В первый же вечер я попал в гости к поэтессе Тане. Когда мы шли с ней от метро к дому, она сделала налево широкий жест экскурсовода:
Вот скверик. В нем часто встречаются эксгибиционисты. Другое дело ... (она назвала другой парк, название я забыл). Там после одиннадцати изнасилуют и убьют.
А одиннадцати лет или часов?
Лет.
И сперва изнасилуют, а потом убьют?
Да.
Тогда это относительно нормально, сказал я, чтобы хоть как-то ободрить Таню.
Нормально. Зато в Катькином скверике у нас гомосексуалисты.
А не патриоты?
Нет. Ну, может быть, они через раз.
Тут мы пришли, а вскоре, за ужином, разговор зашел об одном литераторе, М.
Это людоед, охарактеризовал его критик Л., человек с усталым лицом. Он на Севере однажды отправился в экспедицию вдвоем с попутчиком, и они заблудились. А когда их нашли, от второго остались только кости. М. судили, он отсидел. Но если ты раз попробовал человечину, то баранина тебя уже не удовлетворит. М. теперь живет на краю села и промышляет поздними туристами. Ну, и входит в комиссию по работе с молодыми.
Я никогда не мог разобрать, где Л. шутит, а где говорит всерьез. Сами переходы были плавные и постепенные.
Назад мы шли той же дорогой и те же три минуты, но на сей раз мне продемонстрировали место расстрела бизнесмена. Уже возле самого метро речь зашла о некогда любимом мною писателе.
Он измельчал, сказал Л. резко и явно не шутя, превратился в небольшого хищника, вроде самца болонки.
Отчего-то это известие больно царапнуло меня, гораздо больнее, чем рассказ о людоеде или классификация парков.
5. Последний день
В последний день я посетил К., своего давнего... не то чтобы друга, или приятеля, или товарища, или кореша, но больше, чем знакомого. Нас разделяла легкая эпистолярная ссора с осложнением в виде долгого отчуждения, так что я даже забыл его квартиру. И на полную катушку ощутил себя персонажем жестокой петербургской прозы, с недоумением застыв посреди двора-колодца . Потом-то так или иначе все разрешилось и вот я уже пил чай в образцовой ленинградской коммуналке с видом на Зимний. К. осведомился у меня о местной литературной жизни осторожно, словно выдавливал гной. Я рассказал, как умел; К. оставил на полях моего рассказа ряд язвительных ремарок, показав тем самым мнимость своего неведения.
Я ведь теперь красно-коричневый фашист, поведал мне К. мягко.
Я поинтересовался, чья это оценка чужая или его собственная.

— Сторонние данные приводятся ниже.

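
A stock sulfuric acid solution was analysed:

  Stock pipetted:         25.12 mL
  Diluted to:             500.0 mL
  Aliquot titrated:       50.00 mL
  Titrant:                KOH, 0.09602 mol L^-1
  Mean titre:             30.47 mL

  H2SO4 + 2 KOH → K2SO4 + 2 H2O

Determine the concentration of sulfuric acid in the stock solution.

0.5824 mol/L

n(KOH) = 0.03047 × 0.09602 = 2.926 × 10^-3 mol
From the 1:2 ratio, n(H2SO4) in the aliquot = 1/2 × 2.926 × 10^-3 = 1.463 × 10^-3 mol
[H2SO4]_dilute = 1.463 × 10^-3 / 0.05000 = 0.02926 mol/L
Dilution factor = 500.0 / 25.12 = 19.90
[H2SO4]_stock = 0.02926 × 19.90 = 0.5824 mol/L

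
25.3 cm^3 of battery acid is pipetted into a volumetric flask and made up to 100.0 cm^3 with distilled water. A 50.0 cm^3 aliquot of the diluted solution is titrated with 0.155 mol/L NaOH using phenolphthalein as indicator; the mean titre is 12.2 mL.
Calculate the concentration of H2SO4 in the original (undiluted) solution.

0.0747 mol/L

H2SO4 + 2 NaOH → Na2SO4 + 2 H2O
n(NaOH) = 0.0122 × 0.155 = 1.89 × 10^-3 mol
From the 1:2 ratio, n(H2SO4) in the aliquot = 1/2 × 1.89 × 10^-3 = 9.45 × 10^-4 mol
[H2SO4]_dilute = 9.45 × 10^-4 / 0.0500 = 0.0189 mol/L
Dilution factor = 100.0 / 25.3 = 3.953
[H2SO4]_stock = 0.0189 × 3.953 = 0.0747 mol/L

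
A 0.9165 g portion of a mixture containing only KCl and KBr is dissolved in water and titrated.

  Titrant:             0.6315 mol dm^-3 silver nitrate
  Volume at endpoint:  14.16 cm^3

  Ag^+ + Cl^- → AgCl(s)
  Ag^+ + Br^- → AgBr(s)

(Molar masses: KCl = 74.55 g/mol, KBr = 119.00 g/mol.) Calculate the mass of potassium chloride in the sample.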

Да нет, безмятежно сказал К., у нас простые критерии: не любишь Набокова значит, красно-коричневый фашист.
Я, припомнив диссидентское прошлое К., позволил себе усомниться хотя бы в его красноте.
Тут тоже просто, пояснил он с той же неумолимой логикой, жалеешь пенсионеров, значит, коммунист.

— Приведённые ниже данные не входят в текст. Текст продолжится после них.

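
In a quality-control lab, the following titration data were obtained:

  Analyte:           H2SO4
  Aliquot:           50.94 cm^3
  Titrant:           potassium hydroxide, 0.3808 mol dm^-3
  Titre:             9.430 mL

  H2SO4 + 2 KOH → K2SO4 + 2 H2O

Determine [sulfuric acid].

n(KOH) = 0.009430 L × 0.3808 mol/L = 3.591 × 10^-3 mol
From the 1:2 mole ratio, n(H2SO4) = 1/2 × 3.591 × 10^-3 = 1.795 × 10^-3 mol
[H2SO4] = 1.795 × 10^-3 mol / 0.05094 L = 0.03525 mol/L

0.03525 mol/L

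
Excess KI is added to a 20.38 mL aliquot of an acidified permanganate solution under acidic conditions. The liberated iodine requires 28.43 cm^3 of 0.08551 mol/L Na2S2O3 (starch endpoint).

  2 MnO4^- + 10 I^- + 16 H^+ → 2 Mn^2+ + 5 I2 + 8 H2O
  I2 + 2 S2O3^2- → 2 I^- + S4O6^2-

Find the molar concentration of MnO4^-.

n(S2O3^2-) = 0.02843 × 0.08551 = 2.431 × 10^-3 mol
n(I2) = n(S2O3^2-)/2 = 1.216 × 10^-3 mol
From the 2:5 ratio, n(MnO4^-) in the aliquot = 2/5 × 1.216 × 10^-3 = 4.862 × 10^-4 mol
[MnO4^-] = 4.862 × 10^-4 / 0.02038 = 0.02386 mol/L

0.02386 mol/L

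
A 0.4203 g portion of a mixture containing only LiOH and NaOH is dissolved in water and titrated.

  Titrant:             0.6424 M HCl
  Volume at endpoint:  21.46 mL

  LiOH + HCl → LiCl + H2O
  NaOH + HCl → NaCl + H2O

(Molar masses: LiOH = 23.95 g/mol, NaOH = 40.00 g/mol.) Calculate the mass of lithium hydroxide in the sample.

n(HCl) = 0.02146 × 0.6424 = 0.01379 mol
Let x = n(LiOH), y = n(NaOH).
Titrant: 1x + 1y = 0.01379;  mass: 23.95x + 40.00y = 0.4203
Solving, x = 8.170 × 10^-3 mol, y = 5.615 × 10^-3 mol
mass of LiOH = 8.170 × 10^-3 × 23.95 = 0.1957 g

0.1957 g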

Мы помолчали, но не тягостно, а как-то хором, по-ленинградски.
Вот тебе сюжет, сказал К. Наша коммуналка сам видишь где и стоит кучу денег. Вокруг ходят фирмы и пытаются нас расселить. Конкретно нам обещают за две эти комнаты трехкомнатную в центре. А вон там живет тетя Дуня со взрослыми сыновьями. Она запросила две квартиры, а когда ей предложили две, она запросила три. А попутно дядя Вася объяснил ей, что три не дадут, а если предложат, так это значит, что на самом деле обворуют и убьют. А тем временем цены еще подскочили, и ей говорят: "Ладно, три квартиры". И она отказывается в ужасе. И теперь меньше трех она не хочет, а если дают три, знает: обворуют и убьют. И до смерти проживет в коммуналке и мы вместе с ней, чтобы не было скучно.
Признаться, поначалу я подумал, что К. опять прибедняется в своей манере, но потом понял, что ситуация действительно почти безвыходная. Человек обрел свободу.
К. проводил меня до троллейбуса. Ожидая его, я раскусил аномалию Невского четные номера домов шли по левой стороне не как у людей.
В поезде стоял знакомый полумрак. Из соседнего плацкартного купе без дверей доносился энергичный голос:
В иностранных языках не блещет. Но читает, много читает: наклейки, титры... Да и русский язык в нем полно иностранных слов. Я считаю: знаешь русский, знаешь и иностранный. Но не блещет. Нет, не блещет. А через два года школу кончать. И если так пойдет, то через два года...
"Рай на земле", вспомнил я, засыпая. На этой мажорной ноте и закончу свои беспорядочные записки.